Pattern alterations or any design changes you made:
This is my fourth go-round with this pattern. The first three all seemed a little boxy. However, the fabric I used for those also had more stretch than this hemp/cotton jersey. I cut a 14 rather than a 16, but I did the sleeve seams at ⅜” rather than ⅝”.
I added 1.75″ to the length of the front and back. I’m 5’8″.
On the first top I made, the neck was too floppy. It just lies there. I tend to wear a handknit cowl with it to disguise the sleepy collar. In the third, I actually interfaced the collar. It was a little better, but still not just right. For this one, I used Marcy and Katherine’s trick of offsetting the collar and basting before sewing into the neckline. On one long side of the collar, I marked notches that were 1.5″ to the right of the existing notches. I also marked a point 1.5″ to the right of the center back seam line. I sewed the center back seam, then matched up the off-center notches, basted, and sewed in place with a double seam. After trimming and pressing, I slipped it over my head and was in love. Great improvement.
Would you sew it again? Would you recommend it to others? I won’t sew it again, as four is enough. I haven’t made the pants yet, and may try those. I would recommend it.
Conclusion: Cute easy-to-wear top will make a great addition to my spring/fall wardrobe. The hemp/cotton seems like it will be too warm for summer wear.

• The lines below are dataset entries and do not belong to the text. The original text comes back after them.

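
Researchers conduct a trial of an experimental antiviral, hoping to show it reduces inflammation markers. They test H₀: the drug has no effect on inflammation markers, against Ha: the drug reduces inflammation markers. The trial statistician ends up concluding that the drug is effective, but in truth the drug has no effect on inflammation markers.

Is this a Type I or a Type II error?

Type I error

'Concluding that the drug is effective' corresponds to rejecting H₀.
H₀ was rejected but H₀ is true — a Type I error (false positive).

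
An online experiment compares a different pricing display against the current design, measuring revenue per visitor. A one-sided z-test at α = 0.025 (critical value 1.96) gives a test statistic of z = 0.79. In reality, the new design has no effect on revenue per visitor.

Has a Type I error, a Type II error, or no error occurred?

Neither — the decision is correct.

The conventional null hypothesis is that the new design has no effect on revenue per visitor.
Since z = 0.79 ≤ z* = 1.96, H₀ is not rejected.
H₀ is true (actually the new design has no effect on revenue per visitor).
The decision matches the true state — no error.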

So how did I get from “meh” to “hey, great!”? Embellishment.
I’m a student of Diane Ericson, Marcy Tilton, and Nancy Shriber. Diane has a great line of stencils, and leads great workshops in how to add a Wow factor to your garments with ink, paint, dye, and stenciling. Marcy Tilton has a line of silkscreens.

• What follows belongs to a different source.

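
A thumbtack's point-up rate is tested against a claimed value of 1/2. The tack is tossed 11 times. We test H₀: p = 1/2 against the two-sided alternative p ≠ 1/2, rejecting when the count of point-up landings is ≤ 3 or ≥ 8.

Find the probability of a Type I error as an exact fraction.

The significance level is the null-hypothesis probability of the rejection region {≤3} ∪ {≥8}.
Each tail has probability (1 + 11 + 55 + 165)/2048; doubling gives α = 464/2048 = 29/128.

29/128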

I typically use Marcy’s silkscreens, but today I wanted to use a stencil. Diane’s “Global Shapes” stencil was hanging next to my cutting table, so I grabbed it, then found silver and russet metallic Lumiere paints, gloves, brushes and sponges, and some plastic lids. Grabbing a piece of cardboard to stick in-between the front and back, I was ready to embellish.
I marked the center point on the front and stamped the cool multi-line circle in silver. Then I decided it needed friends, so moved up one stripe and stamped another circle to the left of the original, then rotated the circle a little and stamped on to the right. But there was a large unadorned center in each circle group, so I poured some russet, and used three of the five en-point squares (center right in the photo) to add a little color to the center of each circle set.

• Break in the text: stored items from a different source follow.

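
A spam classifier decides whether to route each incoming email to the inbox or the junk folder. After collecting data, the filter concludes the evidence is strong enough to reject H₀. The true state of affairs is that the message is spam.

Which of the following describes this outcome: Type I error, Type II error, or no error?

The conventional null hypothesis here is that the message is legitimate (not spam).
The test rejected a false H₀ — the decision matches the true state.

No error — this is a correct decision.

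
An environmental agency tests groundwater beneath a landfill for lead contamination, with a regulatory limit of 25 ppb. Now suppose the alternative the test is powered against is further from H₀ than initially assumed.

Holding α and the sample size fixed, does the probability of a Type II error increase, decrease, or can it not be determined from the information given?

A bigger departure from H₀ is easier for the test to detect, so it fails to reject less often.

It decreases.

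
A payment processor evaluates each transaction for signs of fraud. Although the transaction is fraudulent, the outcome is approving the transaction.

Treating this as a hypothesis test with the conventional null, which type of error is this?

Type II error

The null hypothesis here is that the transaction is legitimate.
'Approving the transaction' corresponds to failing to reject H₀.
H₀ was not rejected but H₀ is false — a Type II error (false negative).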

One thing I learned from Nancy Shriber that I practice with every piece of wearable art is, “You not only enter a room, you also leave.” I love putting a little something on the back of garments to surprise viewers when I turn around. I used the curved rectangle and just sponged around the edges, not through the entire rectangle. When that was dry, I stamped three more russet squares, then brushed a little with the russet in the lower righthand corner.
I was done, and I was in love. The striped shirt, by itself, was borrrring. The striped shirt with the metallic embellishments, but fun and—to my eye—chic.
I’ve always felt inept with stencils and paints, but today I felt very, very ept. This project, my friends, was a success!